Interns's Exercise

Django练习

实现一个博客网站。

与当前浏览的网站类似，但也多一些附加功能 1. 登录登出功能 2. 登录后可以编辑博客的功能 3. 浏览博客的功能

GitFlow

1.概览

2.当前分支master

git pull --rebase origin master

3.第一次开始任务 TDP-xxx， 创建分支, “/”前面可用fix, feature, hotfix, 对应修改bug，新需求功能，紧急修复

git checkout -b feature/yourname_TDP-xxx

4.不是第一次开始任务，切换分支

git checkout feature/yourname_TDP-xxx

5.修改完, 提交修改

git add *
git commit -m'自己修改的内容的描述'
git push origin feature/yourname_TDP-xxx

6.自己本地测试完后线上测试,合并， merge, 切换到 dev分支, 并更新dev分支到最新

git checkout dev
git pull --rebase origin dev
git merge --no-ff feature/yourname_TDP-xxx

7.成功后

git push origin dev

8.在dev上查看自己修改是否成功, 如果没有问题，在gihub上创建pull request

一些python的练习

1. Add Digits

'''
 Given a non-negative integer num, repeatedly add all its digits until the result has only one digit.

For example:

Given num = 38, the process is like: 3 + 8 = 11, 1 + 1 = 2. Since 2 has only one digit, return it.

Follow up:
Could you do it without any loop/recursion in O(1) runtime?
'''

class Solution(object):
    def addDigits(self, num):
      pass

My solution

class Solution(object):
    def addDigits(self, num):
      if num==0:
        return 0
      return num % 9 if num % 9 !=0 else 9

    def addDigits(self, num):
      if num==0:
        return 0
      return (num - 1) % 9 + 1

    # 迭代
    def addDigits(self, num):
      return num if num < 10 else self.addDigits(reduce(lambad x,y: int(x) + int(y), list(str(num))))

2. array partition i

'''
 Given an array of 2n integers, your task is to group these integers
 into n pairs of integer, say (a1, b1), (a2, b2), ..., (an, bn)
 which makes sum of min(ai, bi) for all i from 1 to n as large as possible.

Example 1:

Input: [1,4,3,2]

Output: 4
Explanation: n is 2, and the maximum sum of pairs is 4.

Note:

    n is a positive integer, which is in the range of [1, 10000].
    All the integers in the array will be in the range of [-10000, 10000].

'''
class Solution(object):
    def arrayPairSum(self, nums):
        """
        :type nums: List[int]
        :rtype: int
        """
        pass

My solution

class Solution(object):
def arrayPairSum(self, nums):
    """
    :type nums: List[int]
    :rtype: int
    """
    return sum(sorted(nums)[::2])

3. detect capital

'''
 Given a word, you need to judge whether the usage of capitals in it is right or not.

We define the usage of capitals in a word to be right when one of the following cases holds:

    All letters in this word are capitals, like "USA".
    All letters in this word are not capitals, like "leetcode".
    Only the first letter in this word is capital if it has more than one letter, like "Google".

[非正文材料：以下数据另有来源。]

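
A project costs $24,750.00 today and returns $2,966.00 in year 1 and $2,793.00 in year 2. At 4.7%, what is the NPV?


Formula: NPV = C0 + C1/(1+r) + C2/(1+r)^2
Discount C1: $2,966.00 / (1 + 0.047) = $2,832.86
Discount C2: $2,793.00 / (1 + 0.047)^2 = $2,547.87
NPV = -$24,750.00 + $2,832.86 + $2,547.87 = -$19,369.27

-$19,369.27


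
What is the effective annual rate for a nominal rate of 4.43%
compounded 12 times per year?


Formula: EAR = (1 + r/m)^m - 1
Period rate: r/m = 0.0443 / 12 = 0.003692
Compounding: (1 + 0.003692)^12 = 1.045211
EAR = 1.045211 - 1 = 0.045211

0.045211


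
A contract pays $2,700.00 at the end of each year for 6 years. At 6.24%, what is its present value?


Formula: PV = PMT * (1 - (1+r)^(-n)) / r
Discount factor: (1 + 0.0624)^(-6) = 0.695459
Bracket: 1 - 0.695459 = 0.304541
PV = $2,700.00 * 0.304541 / 0.0624 = $13,177.25

$13,177.25


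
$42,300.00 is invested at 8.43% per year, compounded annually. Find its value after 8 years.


Formula: FV = P * (1 + r)^n
Substituting: FV = $42,300.00 * (1 + 0.0843)^8
Growth factor: (1.0843)^8 = 1.910714
FV = $42,300.00 * 1.910714 = $80,823.20

$80,823.20


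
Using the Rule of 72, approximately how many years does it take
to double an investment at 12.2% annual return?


Formula: Years ≈ 72 / r
Substituting: Years ≈ 72 / 12.2
Years ≈ 5.9

5.9 years


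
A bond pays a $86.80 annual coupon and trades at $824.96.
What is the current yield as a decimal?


Formula: Current yield = annual coupon / price
Substituting: CY = $86.80 / $824.96
CY = 0.105217

0.105217


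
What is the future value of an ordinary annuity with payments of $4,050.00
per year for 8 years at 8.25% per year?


Formula: FV = PMT * ((1+r)^n - 1) / r
Growth factor: (1 + 0.0825)^8 = 1.885486
Numerator: 1.885486 - 1 = 0.885486
FV = $4,050.00 * 0.885486 / 0.0825 = $43,469.30

$43,469.30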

Otherwise, we define that this word doesn't use capitals in a right way.

Example 1:

Input: "USA"
Output: True

Example 2:

Input: "FlaG"
Output: False


'''

class Solution(object):
    def detectCapitalUse(self, word):
        """
        :type word: str
        :rtype: bool
        """

My solution

class Solution(object):
    def detectCapitalUse(self, word):
        """
        :type word: str
        :rtype: bool
        """
        return word.isupper() or word.istitle()

4. distribute candies

"""
Given an integer array with even length, where different
numbers in this array represent different kinds of candies.
Each number means one candy of the corresponding kind.
You need to distribute these candies equally in number to
brother and sister. Return the maximum number of kinds of
candies the sister could gain.

Example 1:
Input: candies = [1,1,2,2,3,3]
Output: 3
Explanation:
There are three different kinds of candies (1, 2 and 3),
 and two candies for each kind.
Optimal distribution: The sister has candies [1,2,3] and
the brother has candies [1,2,3], too.
The sister has three different kinds of candies.
Example 2:
Input: candies = [1,1,2,3]
Output: 2
Explanation: For example, the sister has candies [2,3] and
the brother has candies [1,1].
The sister has two different kinds of candies, the brother
has only one kind of candies.
Note:

The length of the given array is in range [2, 10,000], and
 will be even.
The number in given array is in range [-100,000, 100,000].


class Solution(object):
    def distributeCandies(self, candies):
        """
        :type candies: List[int]
        :rtype: int
        """

My solution

class Solution(object):
    def distributeCandies(self, candies):
        """
        :type candies: List[int]
        :rtype: int
        """
        return min(len(candies)//2, len(set(candies)))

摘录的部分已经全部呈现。